Sur le coup, cette idée m'avait paru fabuleuse. Maintenant, je me rends compte que c'est un peu bizarre d'écrire la vie de quelqu'un d'autre.

***

J'aurais dû être au lycée il y a bien une heure mais je suis dans mon lit, tremblante de fièvre et sans force. C'est la quatrième fois que je relis le contenu de mon calepin et je me retiens de rajouter quelques lignes à mon histoire. Que penserait Cassandre si elle savait que je suis barjo au point d'écrire une histoire sur elle ?

Je réfléchis quelques secondes et me décide enfin, non sans un goût amer de culpabilité dans la bouche. De toute façon on ne se reverra jamais et je n'ai rien d'autre à faire pour l'instant.

Les premiers mots marqués sur la page me donnent une sensation de bien-être immédiat.

« Cassie avait un petit ami parfait, des amis parfaits, une vie parfaite, quand elle désirait quelque chose, elle se présentait devant elle en l'espace d'un claquement de doigts. La seule chose sur cette terre qu'elle ne pouvait pas posséder était Harper.

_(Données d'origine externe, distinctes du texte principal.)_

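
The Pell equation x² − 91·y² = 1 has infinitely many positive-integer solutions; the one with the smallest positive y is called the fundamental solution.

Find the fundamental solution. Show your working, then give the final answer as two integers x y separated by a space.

1574 165

√91 → a₀=9, period (1,1,5,1,5,1,1,18); ℓ=8 even so k=7
k=0  a_k=9  p_k/q_k = 9/1
k=1  a_k=1  p_k/q_k = 10/1
k=2  a_k=1  p_k/q_k = 19/2
k=3  a_k=5  p_k/q_k = 105/11
…
k=6  a_k=1  p_k/q_k = 849/89
k=7  a_k=1  p_k/q_k = 1574/165
(x₁, y₁) = (1574, 165);  1574² − 91·165² = 1 ✓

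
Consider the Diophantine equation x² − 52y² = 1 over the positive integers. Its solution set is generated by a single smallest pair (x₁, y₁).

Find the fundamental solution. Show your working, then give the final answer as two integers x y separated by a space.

649 90

√52 → a₀=7, period (4,1,2,1,4,14); ℓ=6 even so k=5
step 0: (7, 1)  from 7·(1,0) + (0,1)
…
step 2: (36, 5)  from 1·(29,4) + (7,1)
step 3: (101, 14)  from 2·(36,5) + (29,4)
step 4: (137, 19)  from 1·(101,14) + (36,5)
step 5: (649, 90)  from 4·(137,19) + (101,14)
→ (649, 90).  Check: 649²=421201, 52·90²=421200, difference 1.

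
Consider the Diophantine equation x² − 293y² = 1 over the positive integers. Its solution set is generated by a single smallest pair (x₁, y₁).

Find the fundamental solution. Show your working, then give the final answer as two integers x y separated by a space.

12320649 719780

[17; 8,1,1,8,34] for √293; ℓ=5 ⇒ convergent index 9
k=0  a_k=17  p_k/q_k = 17/1
…
k=3  a_k=1  p_k/q_k = 291/17
…
k=5  a_k=34  p_k/q_k = 84679/4947
k=6  a_k=8  p_k/q_k = 679914/39721
k=7  a_k=1  p_k/q_k = 764593/44668
k=8  a_k=1  p_k/q_k = 1444507/84389
k=9  a_k=8  p_k/q_k = 12320649/719780
→ (12320649, 719780).  Check: 12320649²=151798391781201, 293·719780²=151798391781200, difference 1.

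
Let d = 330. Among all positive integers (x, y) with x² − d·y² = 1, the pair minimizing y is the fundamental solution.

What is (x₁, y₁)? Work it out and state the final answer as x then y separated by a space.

√330 = [18; 6,36, …], period ℓ=2 (even) → k=1
step 0: (18, 1)  from 18·(1,0) + (0,1)
step 1: (109, 6)  from 6·(18,1) + (1,0)
→ (109, 6).  Check: 109²=11881, 330·6²=11880, difference 1.

109 6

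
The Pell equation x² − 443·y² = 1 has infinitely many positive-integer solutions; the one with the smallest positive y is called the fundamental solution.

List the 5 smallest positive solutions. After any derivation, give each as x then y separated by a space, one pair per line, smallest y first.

442 21
390727 18564
345402226 16410555
305335177057 14506912056
269915951116162 12824093846949

[21; 21,42] for √443; ℓ=2 ⇒ convergent index 1
k=0  a_k=21  p_k/q_k = 21/1
k=1  a_k=21  p_k/q_k = 442/21
fundamental: x₁=442, y₁=21  (since 195364 − 443·441 = 1)
(442+21√443)^2 = 390727 + 18564√443
(442+21√443)^3 = 345402226 + 16410555√443
(442+21√443)^4 = 305335177057 + 14506912056√443
(442+21√443)^5 = 269915951116162 + 12824093846949√443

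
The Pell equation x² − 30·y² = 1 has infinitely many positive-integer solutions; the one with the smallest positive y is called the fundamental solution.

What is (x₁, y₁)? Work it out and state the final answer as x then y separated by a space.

[5; 2,10] for √30; ℓ=2 ⇒ convergent index 1
i=0: a=5 ⇒ p=5, q=1
i=1: a=2 ⇒ p=11, q=2
fundamental: x₁=11, y₁=2  (since 121 − 30·4 = 1)

11 2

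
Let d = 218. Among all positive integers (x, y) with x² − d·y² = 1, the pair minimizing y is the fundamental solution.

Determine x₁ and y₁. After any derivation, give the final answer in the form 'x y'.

d=218: √d = [14; 1,3,3,1,28] (ℓ=5, odd), read p_9/q_9
k=0  a_k=14  p_k/q_k = 14/1
k=1  a_k=1  p_k/q_k = 15/1
…
k=4  a_k=1  p_k/q_k = 251/17
k=5  a_k=28  p_k/q_k = 7220/489
k=6  a_k=1  p_k/q_k = 7471/506
…
k=8  a_k=3  p_k/q_k = 96370/6527
k=9  a_k=1  p_k/q_k = 126003/8534
fundamental: x₁=126003, y₁=8534  (since 15876756009 − 218·72829156 = 1)

126003 8534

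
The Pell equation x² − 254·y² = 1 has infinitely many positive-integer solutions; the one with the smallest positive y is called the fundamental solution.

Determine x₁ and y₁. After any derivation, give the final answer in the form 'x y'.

255 16

√254 → a₀=15, period (1,14,1,30); ℓ=4 even so k=3
k=0  a_k=15  p_k/q_k = 15/1
…
k=2  a_k=14  p_k/q_k = 239/15
k=3  a_k=1  p_k/q_k = 255/16
→ (255, 16).  Check: 255²=65025, 254·16²=65024, difference 1.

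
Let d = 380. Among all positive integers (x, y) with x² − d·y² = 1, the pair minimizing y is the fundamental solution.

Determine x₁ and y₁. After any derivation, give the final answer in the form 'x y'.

d=380: √d = [19; 2,38] (ℓ=2, even), read p_1/q_1
k=0  a_k=19  p_k/q_k = 19/1
k=1  a_k=2  p_k/q_k = 39/2
(x₁, y₁) = (39, 2);  39² − 380·2² = 1 ✓

39 2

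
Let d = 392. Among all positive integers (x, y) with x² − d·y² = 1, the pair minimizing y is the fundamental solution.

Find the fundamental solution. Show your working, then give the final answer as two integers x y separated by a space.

99 5

[19; 1,3,1,38] for √392; ℓ=4 ⇒ convergent index 3
a_0=19:  p_0=19·1+0=19,  q_0=19·0+1=1
…
a_2=3:  p_2=3·20+19=79,  q_2=3·1+1=4
a_3=1:  p_3=1·79+20=99,  q_3=1·4+1=5
(x₁, y₁) = (99, 5);  99² − 392·5² = 1 ✓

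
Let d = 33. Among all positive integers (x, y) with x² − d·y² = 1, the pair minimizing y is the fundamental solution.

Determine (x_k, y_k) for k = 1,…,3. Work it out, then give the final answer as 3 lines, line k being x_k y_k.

√33 = [5; 1,2,1,10, …], period ℓ=4 (even) → k=3
step 0: (5, 1)  from 5·(1,0) + (0,1)
…
step 2: (17, 3)  from 2·(6,1) + (5,1)
step 3: (23, 4)  from 1·(17,3) + (6,1)
(x₁, y₁) = (23, 4);  23² − 33·4² = 1 ✓
(23+4√33)^2 = 1057 + 184√33
(23+4√33)^3 = 48599 + 8460√33

23 4
1057 184
48599 8460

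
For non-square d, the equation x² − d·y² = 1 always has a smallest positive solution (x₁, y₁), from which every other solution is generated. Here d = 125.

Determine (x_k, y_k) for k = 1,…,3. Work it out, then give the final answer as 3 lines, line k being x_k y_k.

d=125: √d = [11; 5,1,1,5,22] (ℓ=5, odd), read p_9/q_9
i=0: a=11 ⇒ p=11, q=1
i=1: a=5 ⇒ p=56, q=5
i=2: a=1 ⇒ p=67, q=6
…
i=5: a=22 ⇒ p=15127, q=1353
…
i=8: a=1 ⇒ p=167761, q=15005
i=9: a=5 ⇒ p=930249, q=83204
fundamental: x₁=930249, y₁=83204  (since 865363202001 − 125·6922905616 = 1)
(x_2, y_2) = (930249·930249 + 125·83204·83204, 930249·83204 + 83204·930249) = (1730726404001, 154800875592)
(x_3, y_3) = (930249·1730726404001 + 125·83204·154800875592, 930249·154800875592 + 83204·1730726404001) = (3220013013190122249, 288006719437081612)

930249 83204
1730726404001 154800875592
3220013013190122249 288006719437081612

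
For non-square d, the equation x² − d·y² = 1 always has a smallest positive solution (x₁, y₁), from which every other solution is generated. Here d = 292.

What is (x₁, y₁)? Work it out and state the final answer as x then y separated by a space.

2281249 133500

√292 → a₀=17, period (11,2,1,3,8,3,1,2,11,34); ℓ=10 even so k=9
k=0  a_k=17  p_k/q_k = 17/1
k=1  a_k=11  p_k/q_k = 188/11
…
k=3  a_k=1  p_k/q_k = 581/34
…
k=8  a_k=2  p_k/q_k = 200767/11749
k=9  a_k=11  p_k/q_k = 2281249/133500
→ (2281249, 133500).  Check: 2281249²=5204097000001, 292·133500²=5204097000000, difference 1.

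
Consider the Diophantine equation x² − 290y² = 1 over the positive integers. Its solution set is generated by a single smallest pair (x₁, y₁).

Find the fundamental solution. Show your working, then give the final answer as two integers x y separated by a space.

579 34

√290 = [17; 34, …], period ℓ=1 (odd) → k=1
i=0: a=17 ⇒ p=17, q=1
i=1: a=34 ⇒ p=579, q=34
→ (579, 34).  Check: 579²=335241, 290·34²=335240, difference 1.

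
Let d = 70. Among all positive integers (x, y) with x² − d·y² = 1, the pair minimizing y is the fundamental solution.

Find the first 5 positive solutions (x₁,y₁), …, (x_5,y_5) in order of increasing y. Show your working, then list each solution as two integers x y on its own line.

251 30
126001 15060
63252251 7560090
31752504001 3795150120
15939693756251 1905157800150

[8; 2,1,2,1,2,16] for √70; ℓ=6 ⇒ convergent index 5
i=0: a=8 ⇒ p=8, q=1
…
i=2: a=1 ⇒ p=25, q=3
…
i=4: a=1 ⇒ p=92, q=11
i=5: a=2 ⇒ p=251, q=30
(x₁, y₁) = (251, 30);  251² − 70·30² = 1 ✓
(251+30√70)^2 = 126001 + 15060√70
(251+30√70)^3 = 63252251 + 7560090√70
(251+30√70)^4 = 31752504001 + 3795150120√70
(251+30√70)^5 = 15939693756251 + 1905157800150√70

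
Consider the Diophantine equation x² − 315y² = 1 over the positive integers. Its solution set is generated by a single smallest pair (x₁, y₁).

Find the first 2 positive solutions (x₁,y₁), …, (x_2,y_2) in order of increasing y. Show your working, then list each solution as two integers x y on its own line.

d=315: √d = [17; 1,2,1,34] (ℓ=4, even), read p_3/q_3
step 0: (17, 1)  from 17·(1,0) + (0,1)
step 1: (18, 1)  from 1·(17,1) + (1,0)
step 2: (53, 3)  from 2·(18,1) + (17,1)
step 3: (71, 4)  from 1·(53,3) + (18,1)
→ (71, 4).  Check: 71²=5041, 315·4²=5040, difference 1.
k=2:  x_2 = 71·71+315·4·4 = 10081,  y_2 = 71·4+4·71 = 568

71 4
10081 568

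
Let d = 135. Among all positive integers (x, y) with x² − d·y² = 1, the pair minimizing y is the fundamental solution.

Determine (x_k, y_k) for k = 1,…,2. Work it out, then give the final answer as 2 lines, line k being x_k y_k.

244 21
119071 10248

d=135: √d = [11; 1,1,1,1,1,1,1,22] (ℓ=8, even), read p_7/q_7
a_0=11:  p_0=11·1+0=11,  q_0=11·0+1=1
…
a_3=1:  p_3=1·23+12=35,  q_3=1·2+1=3
…
a_5=1:  p_5=1·58+35=93,  q_5=1·5+3=8
a_6=1:  p_6=1·93+58=151,  q_6=1·8+5=13
a_7=1:  p_7=1·151+93=244,  q_7=1·13+8=21
fundamental: x₁=244, y₁=21  (since 59536 − 135·441 = 1)
(244+21√135)^2 = 119071 + 10248√135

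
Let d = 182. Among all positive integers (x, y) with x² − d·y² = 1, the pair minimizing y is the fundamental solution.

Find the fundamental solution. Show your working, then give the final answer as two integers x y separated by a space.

√182 = [13; 2,26, …], period ℓ=2 (even) → k=1
k=0  a_k=13  p_k/q_k = 13/1
k=1  a_k=2  p_k/q_k = 27/2
→ (27, 2).  Check: 27²=729, 182·2²=728, difference 1.

27 2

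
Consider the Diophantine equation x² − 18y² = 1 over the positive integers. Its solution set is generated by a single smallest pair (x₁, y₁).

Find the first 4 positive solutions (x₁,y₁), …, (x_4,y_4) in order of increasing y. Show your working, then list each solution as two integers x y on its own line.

[4; 4,8] for √18; ℓ=2 ⇒ convergent index 1
a_0=4:  p_0=4·1+0=4,  q_0=4·0+1=1
a_1=4:  p_1=4·4+1=17,  q_1=4·1+0=4
→ (17, 4).  Check: 17²=289, 18·4²=288, difference 1.
(x_2, y_2) = (17·17 + 18·4·4, 17·4 + 4·17) = (577, 136)
(x_3, y_3) = (17·577 + 18·4·136, 17·136 + 4·577) = (19601, 4620)
(x_4, y_4) = (17·19601 + 18·4·4620, 17·4620 + 4·19601) = (665857, 156944)

17 4
577 136
19601 4620
665857 156944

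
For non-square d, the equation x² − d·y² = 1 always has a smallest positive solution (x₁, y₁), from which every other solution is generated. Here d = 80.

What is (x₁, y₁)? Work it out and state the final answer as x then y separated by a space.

9 1

[8; 1,16] for √80; ℓ=2 ⇒ convergent index 1
step 0: (8, 1)  from 8·(1,0) + (0,1)
step 1: (9, 1)  from 1·(8,1) + (1,0)
(x₁, y₁) = (9, 1);  9² − 80·1² = 1 ✓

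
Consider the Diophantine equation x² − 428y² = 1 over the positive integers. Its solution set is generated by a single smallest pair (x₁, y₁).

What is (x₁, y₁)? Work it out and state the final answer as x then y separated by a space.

1850887 89466

[20; 1,2,4,1,5,10,5,1,4,2,1,40] for √428; ℓ=12 ⇒ convergent index 11
i=0: a=20 ⇒ p=20, q=1
…
i=5: a=5 ⇒ p=1924, q=93
…
i=7: a=5 ⇒ p=99779, q=4823
…
i=10: a=2 ⇒ p=1273708, q=61567
i=11: a=1 ⇒ p=1850887, q=89466
→ (1850887, 89466).  Check: 1850887²=3425782686769, 428·89466²=3425782686768, difference 1.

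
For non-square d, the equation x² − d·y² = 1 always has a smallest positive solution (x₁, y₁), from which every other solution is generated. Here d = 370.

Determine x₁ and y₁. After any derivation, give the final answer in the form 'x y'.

213859 11118

[19; 4,4,38] for √370; ℓ=3 ⇒ convergent index 5
a_0=19:  p_0=19·1+0=19,  q_0=19·0+1=1
…
a_4=4:  p_4=4·12503+327=50339,  q_4=4·650+17=2617
a_5=4:  p_5=4·50339+12503=213859,  q_5=4·2617+650=11118
(x₁, y₁) = (213859, 11118);  213859² − 370·11118² = 1 ✓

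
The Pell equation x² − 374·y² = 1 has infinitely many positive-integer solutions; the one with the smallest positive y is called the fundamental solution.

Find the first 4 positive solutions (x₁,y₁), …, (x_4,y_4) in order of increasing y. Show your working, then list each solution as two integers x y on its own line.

√374 → a₀=19, period (2,1,18,1,2,38); ℓ=6 even so k=5
i=0: a=19 ⇒ p=19, q=1
…
i=2: a=1 ⇒ p=58, q=3
i=3: a=18 ⇒ p=1083, q=56
i=4: a=1 ⇒ p=1141, q=59
i=5: a=2 ⇒ p=3365, q=174
fundamental: x₁=3365, y₁=174  (since 11323225 − 374·30276 = 1)
(x_2, y_2) = (3365·3365 + 374·174·174, 3365·174 + 174·3365) = (22646449, 1171020)
(x_3, y_3) = (3365·22646449 + 374·174·1171020, 3365·1171020 + 174·22646449) = (152410598405, 7880964426)
(x_4, y_4) = (3365·152410598405 + 374·174·7880964426, 3365·7880964426 + 174·152410598405) = (1025723304619201, 53038889415960)

3365 174
22646449 1171020
152410598405 7880964426
1025723304619201 53038889415960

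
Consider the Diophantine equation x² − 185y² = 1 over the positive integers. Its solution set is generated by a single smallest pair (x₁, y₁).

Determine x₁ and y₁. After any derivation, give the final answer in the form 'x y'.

9249 680

[13; 1,1,1,1,26] for √185; ℓ=5 ⇒ convergent index 9
a_0=13:  p_0=13·1+0=13,  q_0=13·0+1=1
…
a_3=1:  p_3=1·27+14=41,  q_3=1·2+1=3
…
a_5=26:  p_5=26·68+41=1809,  q_5=26·5+3=133
a_6=1:  p_6=1·1809+68=1877,  q_6=1·133+5=138
a_7=1:  p_7=1·1877+1809=3686,  q_7=1·138+133=271
a_8=1:  p_8=1·3686+1877=5563,  q_8=1·271+138=409
a_9=1:  p_9=1·5563+3686=9249,  q_9=1·409+271=680
fundamental: x₁=9249, y₁=680  (since 85544001 − 185·462400 = 1)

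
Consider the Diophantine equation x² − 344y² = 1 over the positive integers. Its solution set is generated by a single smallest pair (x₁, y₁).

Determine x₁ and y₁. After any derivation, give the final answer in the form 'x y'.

10405 561

d=344: √d = [18; 1,1,4,1,3,1,4,1,1,36] (ℓ=10, even), read p_9/q_9
i=0: a=18 ⇒ p=18, q=1
i=1: a=1 ⇒ p=19, q=1
…
i=4: a=1 ⇒ p=204, q=11
i=5: a=3 ⇒ p=779, q=42
i=6: a=1 ⇒ p=983, q=53
…
i=8: a=1 ⇒ p=5694, q=307
i=9: a=1 ⇒ p=10405, q=561
fundamental: x₁=10405, y₁=561  (since 108264025 − 344·314721 = 1)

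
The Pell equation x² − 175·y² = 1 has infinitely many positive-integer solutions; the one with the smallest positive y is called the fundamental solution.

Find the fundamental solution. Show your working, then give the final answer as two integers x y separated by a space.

√175 → a₀=13, period (4,2,1,2,4,26); ℓ=6 even so k=5
step 0: (13, 1)  from 13·(1,0) + (0,1)
step 1: (53, 4)  from 4·(13,1) + (1,0)
step 2: (119, 9)  from 2·(53,4) + (13,1)
…
step 4: (463, 35)  from 2·(172,13) + (119,9)
step 5: (2024, 153)  from 4·(463,35) + (172,13)
→ (2024, 153).  Check: 2024²=4096576, 175·153²=4096575, difference 1.

2024 153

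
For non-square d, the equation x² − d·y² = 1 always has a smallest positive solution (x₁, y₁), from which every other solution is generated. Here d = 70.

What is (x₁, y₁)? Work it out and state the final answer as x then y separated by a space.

√70 → a₀=8, period (2,1,2,1,2,16); ℓ=6 even so k=5
step 0: (8, 1)  from 8·(1,0) + (0,1)
…
step 3: (67, 8)  from 2·(25,3) + (17,2)
step 4: (92, 11)  from 1·(67,8) + (25,3)
step 5: (251, 30)  from 2·(92,11) + (67,8)
(x₁, y₁) = (251, 30);  251² − 70·30² = 1 ✓

251 30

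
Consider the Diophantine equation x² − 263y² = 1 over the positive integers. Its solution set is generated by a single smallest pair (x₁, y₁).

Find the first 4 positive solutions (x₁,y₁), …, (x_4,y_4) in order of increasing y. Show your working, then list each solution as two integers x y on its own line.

139128 8579
38713200767 2387158224
10772180392483224 664241098768765
2997423827252098776577 184829071176614315616

√263 = [16; 4,1,1,1,1,15,1,1,1,1,4,32, …], period ℓ=12 (even) → k=11
i=0: a=16 ⇒ p=16, q=1
…
i=3: a=1 ⇒ p=146, q=9
i=4: a=1 ⇒ p=227, q=14
…
i=8: a=1 ⇒ p=12017, q=741
i=9: a=1 ⇒ p=18212, q=1123
i=10: a=1 ⇒ p=30229, q=1864
i=11: a=4 ⇒ p=139128, q=8579
fundamental: x₁=139128, y₁=8579  (since 19356600384 − 263·73599241 = 1)
k=2:  x_2 = 139128·139128+263·8579·8579 = 38713200767,  y_2 = 139128·8579+8579·139128 = 2387158224
k=3:  x_3 = 139128·38713200767+263·8579·2387158224 = 10772180392483224,  y_3 = 139128·2387158224+8579·38713200767 = 664241098768765
k=4:  x_4 = 139128·10772180392483224+263·8579·664241098768765 = 2997423827252098776577,  y_4 = 139128·664241098768765+8579·10772180392483224 = 184829071176614315616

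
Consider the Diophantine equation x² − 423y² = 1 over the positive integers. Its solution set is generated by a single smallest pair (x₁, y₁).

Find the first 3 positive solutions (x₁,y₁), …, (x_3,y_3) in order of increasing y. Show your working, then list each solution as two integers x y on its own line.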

Une simple amie d'enfance qui, avec le temps s'en était allée, comme un dessin fait sur une plage qui se serait fait balayer par les cruelles vagues de l'oubli. Elle avait continué son chemin, omettant Cassie derrière elle, ne lui laissant qu'un flou souvenir de ses yeux nacrés et de son odeur fleurie. Dans l'avant dernier tiroir de son bureau, Cassandre avait une petite valise remplie de photos prises cette fameuse année, une des plus belles qu'elle n'ait jamais vécu. On pouvait voir les deux amies sauter dans les feuilles orangées lors d'un soir d'automne glacé, dévorer une glace près de la mer azur ou encore s'enlacer tendrement, dans une joyeuse effusion d'amitié. La vérité, c'est que dans ces moments-, elle ne savait plus quoi penser. Être proche d'Harper signifiait le Graal, pouvait la faire sourire pour le reste de la journée ou encore pleurer de joie. Au simple contact de sa main, elle avait l'impression de tomber dans le vide et de ne pouvoir se raccrocher à rien, entraînée tant bien que mal dans les bas fonds du doute. Ce doute qui la tourmentait pendant des nuits entières, la seule chose qui pouvait lui faire peur. Cette hésitation permanente quant à son amie et à ce qu'elle ressentait pour elle.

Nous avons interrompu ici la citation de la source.